We all love babies, don’t we? And the anticipation of their arrival…
Two weeks ago, we had my daughter-in-law’s baby shower. It was wonderful and I was able to hand over the myriads of pink and frilly clothes I’d been buying for months…from the day after we found out that we’d be blessed with our first granddaughter (our third grandchild).
Last week, I was pondering the recent baby shower, Amy’s pregnancy, and my current work in progress, and I couldn’t help but recognize the similarities between carrying a baby, and working on a book baby.
First there’s the conception. Well, we all know how that happens in human terms, but for writers, it’s that moment when a story idea enters their mind and begins to grow. Kinda like a little book embryo. And as we plot and write, a sense of excitement wells within us as we eagerly watch our word count increase—much like a soon-to-be mommy rejoices over each milestone of her pregnancy.
Although in excellent health—both mommy and baby—Amy has had quite a pregnancy. She’s been suffering with hyperemesis gravidarum, or HG for short. For anyone who doesn’t know what HG is, it’s a pregnancy complication that is characterized by severe nausea, vomiting, weight loss, and possibly dehydration. I myself hadn’t heard of it until one of my fellow South African authors, Lucy Nel, posted about her struggles with HG in both her pregnancies. Amy had landed in the hospital twice in the first few weeks of her pregnancy, and even at 32 weeks, she’s still suffering from bouts of nausea. It’s been a little better over the past few weeks, but often she just feels ill when dinner is served (and no, my cooking isn’t that bad LOL). In fact, she lost 10kg during her pregnancy and has only picked up three of those lost kilograms. While it sounds wonderful losing weight during pregnancy, I’m quite sure Amy would rather not have had continuous morning sickness.
Amy’s struggle with HG and my current WIP reminded me that writer’s also suffer during the days, weeks, and months before a book is born. After all, writer’s block is an illness, isn’t it? And let’s not mention the curve balls life throws at authors, keeping them from making progress on their book babies. Just this weekend, for instance, my mother-in-law suffered a mild heart attack and is in cardiac ICU, on Friday my son arrives from Cape Town, and next week I’ll be away visiting my brother at the coast so lots of time out of writing on a book I’m already behind in. All these kinds of things—pleasant and unpleasant—eat away at the author’s productivity.
And then, as the due date draws near, there’s the baby shower—a time of celebration when everyone starts to get really excited about the birth. It’s almost time for the baby to be born. It’s also the day the new mommy gets to see what her baby will wear in the months to come. Pretty much like a cover reveal on a new book. Speaking of, here’s my new book baby’s cover (you’re the first to see it!)

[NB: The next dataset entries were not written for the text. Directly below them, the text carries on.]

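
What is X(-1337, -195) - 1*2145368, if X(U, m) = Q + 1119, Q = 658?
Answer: -2143591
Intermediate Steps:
X(U, m) = 1777 (X(U, m) = 658 + 1119 = 1777)
X(-1337, -195) - 1*2145368 = 1777 - 1*2145368 = 1777 - 2145368 = -2143591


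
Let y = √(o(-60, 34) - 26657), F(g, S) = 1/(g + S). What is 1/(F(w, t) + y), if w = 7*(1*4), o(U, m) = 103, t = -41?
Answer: -13/4487627 - 169*I*√26554/4487627 ≈ -2.8969e-6 - 0.0061367*I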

Just as baby showers are thrown for expectant mothers, some authors do book launches with all the bells and whistles. My friend, Shirley Corder, did one this past Saturday for her new non-fiction release, God in Africa. Which reminds me, ten authors with ties to Africa (fiction and non-fiction) are throwing their own Facebook party at the end of the month to celebrate books set in Africa. We’d love you to join us on our Africa Book Safari. If you’re unable to join on that hyperlink, please let me know and I’ll invite you.
Of course, all celebrations, be it weddings, birthday parties, baby showers, or book launches, start with an invitation and then a whole lot of preparation.

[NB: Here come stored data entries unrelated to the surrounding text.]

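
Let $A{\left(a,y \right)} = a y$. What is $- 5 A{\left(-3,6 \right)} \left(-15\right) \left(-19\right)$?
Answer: $25650$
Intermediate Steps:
$- 5 A{\left(-3,6 \right)} \left(-15\right) \left(-19\right) = - 5 \left(\left(-3\right) 6\right) \left(-15\right) \left(-19\right) = \left(-5\right) \left(-18\right) \left(-15\right) \left(-19\right) = 90 \left(-15\right) \left(-19\right) = \left(-1350\right) \left(-19\right) = 25650$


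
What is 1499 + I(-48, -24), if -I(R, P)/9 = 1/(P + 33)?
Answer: 1498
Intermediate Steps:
I(R, P) = -9/(33 + P) (I(R, P) = -9/(P + 33) = -9/(33 + P))
1499 + I(-48, -24) = 1499 - 9/(33 - 24) = 1499 - 9/9 = 1499 - 9*1/9 = 1499 - 1 = 1498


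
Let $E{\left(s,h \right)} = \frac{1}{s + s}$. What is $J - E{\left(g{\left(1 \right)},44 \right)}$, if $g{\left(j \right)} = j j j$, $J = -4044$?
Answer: $- \frac{8089}{2} \approx -4044.5$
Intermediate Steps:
$g{\left(j \right)} = j^{3}$ ($g{\left(j \right)} = j^{2} j = j^{3}$)
$E{\left(s,h \right)} = \frac{1}{2 s}$
$J - E{\left(g{\left(1 \right)},44 \right)} = -4044 - \frac{1}{2 \cdot 1^{3}} = -4044 - \frac{1}{2 \cdot 1} = -4044 - \frac{1}{2} \cdot 1 = -4044 - \frac{1}{2} = - \frac{8089}{2}$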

Often mothers struggle with a fear of loving a new baby. I know I did with my second pregnancy. I kept thinking, “How am I going to love another child as much as I love the one I have?” Thankfully, God has given us an incredible capacity to love, and I fell in love all over again the moment my second child was born.
I’m certain many writers struggle with this “love” problem too. I do. Sad to let characters go to start a new book. Can I love this hero or heroine as much as I did the previous one? Once again, this capacity to love comes into play, and we quickly learn to adore our new heroes and heroines as much as we did the previous ones.
Finally, birthing a baby comes with a lot of pain, sweat, and tears. Labor definitely is the correct word for bringing a child into the world. The same can be said for birthing a book. There’s a lot of pain, sweat, and very often tears that go into the words a writer pens. And yes, a LOT of hard work—labor—to get those words down and the story written. But oh, what a feeling when you hold that newborn [book]baby in your hands! I’ll be honest, not quite like holding a child or grandchild, but still a pretty good feeling. And like a new mother, you’re left wondering what mark your “baby” will leave on this world.
PS. My next book baby, Accept Me (Book 7 in the Chapel Cove Romances), will release in December…sometime.